Je vous propose de parler de cette vie sous la glace et de choses qui sont reconnues comme extrêmement étonnantes à l'échelle de la planète, avec des curiosités incroyables. Surtout, comment doit-on considérer une écologie doublement nouvelle parce que le fonctionnement de ces écosystèmes est en train de changer rapidement ? Les cycles à l'intérieur de ces systèmes sont eux-mêmes en train de changer. Les espèces sont en train de changer, leur régime alimentaire est en train de changer, et nous nous attendons à des mouvements importants dans les années à venir. La deuxième nouveauté est nettement moins surprenante quand on s'intéresse à la recherche. Les méthodes développées en écologie côtière polaire sont en train de se modifier en se mariant de plus en plus profondément avec les sciences de l'ingénieur. Je vous invite à lire cet article qui a été écrit par un Français, qui vous donne le nombre de publications « CC », pour « changement climatique », et la biodiversité en vert. Vous voyez qu'il y a une énorme proportion des articles relatifs au climat depuis le milieu des années 2005-2006. La quantité de publications sur le changement climatique a, en effet, nettement augmenté par rapport à celle sur la biodiversité en général. Les fonds ont vraiment été attribués à ce changement climatique, beaucoup plus qu'au changement lié à la biodiversité. En Arctique comme en Antarctique, cela va poser une difficulté puisque les deux sont intimement liés. Le point intéressant dans cet article, c'est que, si vous regardez la manière dont la presse internationale parle du changement climatique, le nombre de fois où on en parle par rapport au nombre de fois où on parle de biodiversité et de modification de la biodiversité, vous remarquez qu'il n'y a pas de tendance à la hausse. Nous avons quelque chose de très stable sur la courbe verte en bas. La presse internationale parle de biodiversité de façon constante depuis 1990 contrairement au changement climatique qui est très corrélé à la survenance d'un événement. La raison essentielle est liée au fait que la perception des journalistes et du grand public de la biodiversité est très locale. On s'attend à des changements locaux, en Arctique par exemple, alors que le changement climatique est vu comme quelque chose d'extrêmement global. Il se trouve qu'en milieu polaire, ce que je viens de vous dire est faux, c'est bien quelque chose qui va être à l'échelle d'un océan et de mers entières.

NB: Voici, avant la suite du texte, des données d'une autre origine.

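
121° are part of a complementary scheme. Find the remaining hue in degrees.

The complement sits 180° across the wheel.
The full set through 121° is {121°, 301°}.
Given {121°}, the missing hue is 301°.

301°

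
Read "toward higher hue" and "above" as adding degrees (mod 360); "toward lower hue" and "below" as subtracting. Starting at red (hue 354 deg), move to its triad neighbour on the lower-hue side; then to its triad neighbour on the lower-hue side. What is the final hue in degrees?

114°

−120° (triadic ↓): 354 − 120 = 234°
−120° (triadic ↓): 234 − 120 = 114°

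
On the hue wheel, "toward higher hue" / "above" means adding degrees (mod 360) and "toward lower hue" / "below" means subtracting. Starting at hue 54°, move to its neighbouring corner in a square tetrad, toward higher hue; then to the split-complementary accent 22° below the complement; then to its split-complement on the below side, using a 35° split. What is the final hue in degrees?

87°

54 + 90 = 144°   (square ↑)
144 + 158 = 302°   (split-comp 22° ↓)
302 + 145 = 447 → 447 − 360 = 87°   (split-comp 35° ↓)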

Si l'on s'intéresse à ce que font les scientifiques et ce qu'ils doivent faire en océanographie polaire, c'est dans un cadre d'enjeux climatiques. L'océan est un objet d'étude complexe. Un écosystème côtier reste un objet complexe, au moins aussi complexe qu'un corps humain. Cela nécessite que l'approche ou la façon d'étudier les milieux polaires ou l'océan en général soit extrêmement pluridisciplinaire. Il ne viendrait jamais à l'idée de construire un hôpital avec uniquement un service de cardiologie. Il faut absolument avoir un service d'hématologie ou de radiologie dans le même hôpital, à côté des urgences, pour que l'on réussisse à comprendre comment fonctionne le corps humain, surtout si ce corps est malade.